III. An existential account of violence

Marshall McLuhan once observed that violence has something to do with an absence or lack of identity. The violent act is a form of self-assertion, defining and demonstrative. A surplus of being -- rage and fury -- wells up to do battle with the inward enemy nothingness. In some individuals the realization of not knowing who they "really" or "ultimately" are doesn't pose a problem: somehow they can get by quite well by fully accepting the uncertainties and contingencies of life. Self-doubt doesn't threaten or bother them. They do not require a peremptory morality or rigid boundaries to be whoever they are or to fend off a perceived threat. They do not need to marshal their ontological energies against a certain "them".

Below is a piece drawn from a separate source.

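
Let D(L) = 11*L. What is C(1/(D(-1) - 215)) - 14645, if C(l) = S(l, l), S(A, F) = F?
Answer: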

For others the void leads to the building up of what is sometimes referred to as a negative identity. Here ego-consciousness develops over time as a hostile reaction to otherness. The 'other' is seen as guilty, inferior, threatening, or bad -- in short, an enemy to be despised or vanquished. A Manichaean identity is developed which defines the native as honorable/good and the foreign as suspicious/bad. One may not know who he is or what he stands for, but he knows what he isn't, he knows what he hates, and that knowledge is sufficient to sustain him.

It has been said that it is very hard to hate somebody up close rather than far away. Hatred is borne of distance. Encounters create the opportunity for mutual self-revelation, which produces a "he's not all that bad a guy after all" thawing effect. People often wonder why there is so much violence in the United States, and here may lie the clue. In the U.S. lives and destinies do not really come into contact with one another. Everybody is shuttered up, consigned to his or her own vocational compartment, fantastically incurious to the experiences and feelings of others, and in any case divorced from a communal or public space that would add another dimension to private ontologies. "A loss of a sense of belonging" is how C. Wright Mills described it way back in 1954: “…between the state and the economy on the one hand, and the family and the small community on the other, we find no intermediate associations in which we feel secure and with which we feel powerful. There is little live political struggle. Instead, there is administration above, and the political vacuum below."

Might some violence be a reaction to this external nothingness, a protest against a world emptied of humane contact and intelligent political association?